There are effective free open source FFT libraries for CUDA cards (along with 
BLAS implementations and other math goodies), so an FFT multiplication type 
extended precision arithmetic for CUDA cards seems practical, anyway.  I 
suspect it is of no use for integers small enough for Karatsuba or Toom-Cook 
because of the copy time to and from the card, unless you are processing a 
large vector of them.  The cards turn magical when you can do a huge number of 
identical operations in lock-step as separated by a fixed offset.

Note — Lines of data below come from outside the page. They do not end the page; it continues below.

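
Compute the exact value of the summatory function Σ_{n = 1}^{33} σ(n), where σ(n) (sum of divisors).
Σ_{n ≤ 33} σ(n) = 905

Compute σ(n) for each 1 ≤ n ≤ 33: σ(1) = 1, σ(2) = 3, σ(3) = 4, σ(4) = 7, σ(5) = 6, σ(6) = 12, σ(7) = 8, σ(8) = 15, σ(9) = 13, σ(10) = 18, σ(11) = 12, σ(12) = 28, σ(13) = 14, σ(14) = 24, σ(15) = 24, σ(16) = 31, σ(17) = 18, σ(18) = 39, σ(19) = 20, σ(20) = 42, σ(21) = 32, σ(22) = 36, σ(23) = 24, σ(24) = 60, σ(25) = 31, σ(26) = 42, σ(27) = 40, σ(28) = 56, σ(29) = 30, σ(30) = 72, σ(31) = 32, σ(32) = 63, σ(33) = 48. Summing all 33 values: 905. (Average order: Σ_{n ≤ x} σ(n) ~ (π²/12) x². For x = 33, (π²/12)·33² ≈ 895.67.)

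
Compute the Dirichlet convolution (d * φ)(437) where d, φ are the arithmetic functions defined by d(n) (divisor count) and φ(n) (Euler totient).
(d * φ)(437) = 480

Divisors of 437: [1, 19, 23, 437]. For each d | 437:
  d = 1: d(1) · φ(437/1) = 1 · 396 = 396
  d = 19: d(19) · φ(437/19) = 2 · 22 = 44
  d = 23: d(23) · φ(437/23) = 2 · 18 = 36
  d = 437: d(437) · φ(437/437) = 4 · 1 = 4
Summing: (d * φ)(437) = 396 + 44 + 36 + 4 = 480.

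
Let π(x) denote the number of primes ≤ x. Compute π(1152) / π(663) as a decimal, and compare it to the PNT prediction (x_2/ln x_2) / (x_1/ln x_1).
π(1152)/π(663) = 190/121 ≈ 1.5702;  PNT prediction ≈ 1.6014.

π(663) = 121 and π(1152) = 190, so π(1152)/π(663) ≈ 1.5702. The PNT-predicted ratio is (1152/ln(1152)) / (663/ln(663)) ≈ 1.6014. The two agree to within a few percent, as expected.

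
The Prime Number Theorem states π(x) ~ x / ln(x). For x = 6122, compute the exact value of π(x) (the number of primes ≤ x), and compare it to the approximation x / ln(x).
π(6122) = 798;  x/ln(x) ≈ 702.09;  relative error ≈ 12.02%.

Directly count primes up to 6122: π(6122) = 798. The PNT approximation gives 6122/ln(6122) ≈ 6122/8.71964 ≈ 702.09. Relative error (π(x) − x/ln(x)) / π(x) ≈ 12.02%; the approximation is known to undercount slightly (Li(x) is a better estimate).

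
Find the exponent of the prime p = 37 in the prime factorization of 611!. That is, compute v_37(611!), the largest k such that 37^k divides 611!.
v_37(611!) = 16

Legendre's formula: v_p(n!) = Σ_{k ≥ 1} ⌊n / p^k⌋. For p = 37, n = 611, the terms are:
  ⌊611/37^1⌋ = ⌊611/37⌋ = 16
(the next term ⌊611/37^2⌋ = 0, terminating the sum). Summing: v_37(611!) = 16 = 16.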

-----Original Message-----
From: mpir-devel@googlegroups.com [mailto:mpir-devel@googlegroups.com] On 
Behalf Of Bill Hart
Sent: Thursday, March 15, 2012 1:09 PM
To: mpir-devel@googlegroups.com
Subject: Re: [mpir-devel]

Now that I am not on my mobile I can access the article and I see that they are 
comparing with GMP (though they don't say what version -- and it makes a big 
difference). [They also reference GMP as being written by the "GNU Open Source 
Community". The GNU people would not be thrilled about that. They don't use the 
phrase "Open Source" but "Free Software".]

Anyhow, the GPU only seems to beat the CPUs when the multiplications are small, 
basically below the FFT range. Either way, the GPU is giving some speedup, 
assuming they compared with a recent GMP. So it is interesting.

Bill.

On 15 March 2012 19:46, Bill Hart <goodwillh...@googlemail.com> wrote:
> Some of the techniques are probably very interesting, but it is hard 
> to be impressed by a six times speedup if the original library was 
> quite slow, which I bet it was.
>
> Thanks for pointing out the article. It will be interesting to follow 
> this development.
>
> Bill.
>
>
> On Thursday, 15 March 2012, Dann Corbit <dcor...@connx.com> wrote:
>> Very interesting article on multi-precision integer arithmetic ported 
>> to
>> GPU:
>> http://www.worldscinet.com/ppl/21/2103/free-access/S0129626411000266.
>> pdf
>>
>> Not sure about the license, because it appears to be based on ARPREC 
>> and QD, which requires a fee for commercial use:
>> http://crd-legacy.lbl.gov/~dhbailey/mpdist/
>>
>> But I think at least it would be a good read because they talk about 
>> the obstacles and techniques that were necessary to get good performance.
>> They saw up to 6x speedup for GTX 480 card verses core i7 870 general 
>> purpose CPU.  Coincidentally, that is my exact hardware setup.